Given the level of debate on this topic originally, does such a
statement appear anywhere in the "official" documentation? If not,
it probably belongs there. It would be useful guideance to future
porters.
Donn
Jeffrey A Law wrote:
>
> In message <37575AB0.FEFD5FD0@verinet.com>you write:
> > Craig's argument is that for purity, that gcc should always do things the
> > "same" (pure) way. If I hear you correctly, you're saying that it should
> > always conform to the native ABI (otherwise a compatability switch WOULD
> > be meaningful). Do I understand you correctly?
> Basically yes. "always conform" -> "strive to conform" is probably more
> accurate. There are known cases where we do not strictly conform. For
> example we have some problems in structure passing to varargs functions on
> some platforms. However, I look at those as bugs, not features.
>
> > If I do, then you're saying that occasionally we have to pay the price of
> > having things like differences in semantics for bitfield sign extension,
> > and it's the responsibility of the program author that uses bitfields to
> > be sure that it's not a problem.
> Yes. However in this case, if the programmer writes portable code, then it is
> a non-issue. In fact, that is the case most of the time with any kind of ABI
> issue.
>
> > Either that, or we need a switch to force a consistent interpretation
> > across all ports (in the face of less-than-perfect programs).

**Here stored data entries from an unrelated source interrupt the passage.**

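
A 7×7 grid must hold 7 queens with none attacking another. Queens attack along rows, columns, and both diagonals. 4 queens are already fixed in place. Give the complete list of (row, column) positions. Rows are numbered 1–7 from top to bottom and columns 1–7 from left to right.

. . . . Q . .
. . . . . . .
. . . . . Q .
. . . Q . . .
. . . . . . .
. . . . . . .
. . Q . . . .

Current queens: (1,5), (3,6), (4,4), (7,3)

(1,5) (2,1) (3,6) (4,4) (5,2) (6,7) (7,3)

Row 2: attacked by (1,5)→{4,5,6}; (3,6)→{5,6,7}; (4,4)→{2,4,6}; (7,3)→{3}. Safe: 1. Place at column 1.
Row 5: attacked by (1,5)→{1,5}; (2,1)→{1,4}; (3,6)→{4,6}; (4,4)→{3,4,5}; (7,3)→{1,3,5}. Safe: 2, 7. Place at column 2.
Row 6: attacked by (1,5)→{5}; (2,1)→{1,5}; (3,6)→{3,6}; (4,4)→{2,4,6}; (5,2)→{1,2,3}; (7,3)→{2,3,4}. Safe: 7. Place at column 7.
Columns [5, 1, 6, 4, 2, 7, 3], r−c [-4, 1, -3, 0, 3, -1, 4], r+c [6, 3, 9, 8, 7, 13, 10] are all distinct, so no two queens attack.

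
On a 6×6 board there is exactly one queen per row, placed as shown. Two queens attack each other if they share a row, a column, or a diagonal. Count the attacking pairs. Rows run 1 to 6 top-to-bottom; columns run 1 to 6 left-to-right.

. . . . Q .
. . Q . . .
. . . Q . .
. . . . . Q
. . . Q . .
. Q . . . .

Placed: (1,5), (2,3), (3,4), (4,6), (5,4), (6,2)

2

Same column: (3,4)–(5,4) (column 4).
Same diagonal: (2,3)–(3,4) (|2−3| = |3−4| = 1).
Total attacking pairs: 2.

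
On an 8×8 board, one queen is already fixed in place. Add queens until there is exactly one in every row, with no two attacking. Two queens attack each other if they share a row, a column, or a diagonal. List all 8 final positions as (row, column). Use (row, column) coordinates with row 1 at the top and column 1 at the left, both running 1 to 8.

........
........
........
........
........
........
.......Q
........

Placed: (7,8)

Row 1: attacked by (7,8)→{2,8}. Safe: 1, 3, 4, 5, 6, 7. Place at column 6.
Row 2: attacked by (1,6)→{5,6,7}; (7,8)→{3,8}. Safe: 1, 2, 4. Place at column 2.
Row 3: attacked by (1,6)→{4,6,8}; (2,2)→{1,2,3}; (7,8)→{4,8}. Safe: 5, 7. Place at column 7.
Row 4: attacked by (1,6)→{3,6}; (2,2)→{2,4}; (3,7)→{6,7,8}; (7,8)→{5,8}. Safe: 1. Place at column 1.
Row 5: attacked by (1,6)→{2,6}; (2,2)→{2,5}; (3,7)→{5,7}; (4,1)→{1,2}; (7,8)→{6,8}. Safe: 3, 4. Place at column 3.
Row 6: attacked by (1,6)→{1,6}; (2,2)→{2,6}; (3,7)→{4,7}; (4,1)→{1,3}; (5,3)→{2,3,4}; (7,8)→{7,8}. Safe: 5. Place at column 5.
Row 8: attacked by (1,6)→{6}; (2,2)→{2,8}; (3,7)→{2,7}; (4,1)→{1,5}; (5,3)→{3,6}; (6,5)→{3,5,7}; (7,8)→{7,8}. Safe: 4. Place at column 4.
Columns [6, 2, 7, 1, 3, 5, 8, 4], r−c [-5, 0, -4, 3, 2, 1, -1, 4], r+c [7, 4, 10, 5, 8, 11, 15, 12] are all distinct, so no two queens attack.

(1,6) (2,2) (3,7) (4,1) (5,3) (6,5) (7,8) (8,4)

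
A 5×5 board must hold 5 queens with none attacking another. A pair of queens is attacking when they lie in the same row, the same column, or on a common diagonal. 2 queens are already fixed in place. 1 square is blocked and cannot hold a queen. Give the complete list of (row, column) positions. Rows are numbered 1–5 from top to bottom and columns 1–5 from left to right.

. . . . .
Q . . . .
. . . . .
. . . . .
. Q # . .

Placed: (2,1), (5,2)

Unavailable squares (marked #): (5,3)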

> No, because if the code was portable, then it does not matter what the
> signedness of those objects is (or endianness, or how structure packing
> rules, or parameter passing rules, etc). That is the point behind coding to
> a standard like ANSI or ISO. If you code to those standards you typically will
> never need to care about issues that are defined by the ABI.
>
> > In the face of the existence of at least one ABI that has semantics which
> > vary from some gcc default, (signed bitfields, packing order, alignment rul
> > es,...)
> >
> > (which probably means that every variant anyone can possibly think of
> > does exist, thanks to Murphy), this becomes a 2^n problem, one way or
> > another. (Either the programmer that wants portabilty ahead of native conf
> > ormance
> Yes, and much of the complexity in the front-end is to deal with all these
> kinds of issues. It's also one of the reasons gcc is so portable. At some
> point we've implement almost every oddball thing an ABI might require (there
> are a few obscure exceptions, mostly dealing with varargs/stdarg issues).
>
> And we have ways to runtime tweak most of those things like endianness,
> structure packing, structure returns, some of the alignment stuff, etc. But
> you'll find that by default gcc will already try to be ABI conformant in these
> areas. If the programmer wants something different, they have to ask for it
> explicitly.
>
> And it makes perfect sense. If we were not ABI conformant, then we'd be unable
> to link with libraries compiled by any other compiler. That would be 100%
> totally stupid. That's why ABIs exist in the first place -- so that compilers
> can generate code that will interoperate with code from other compilers.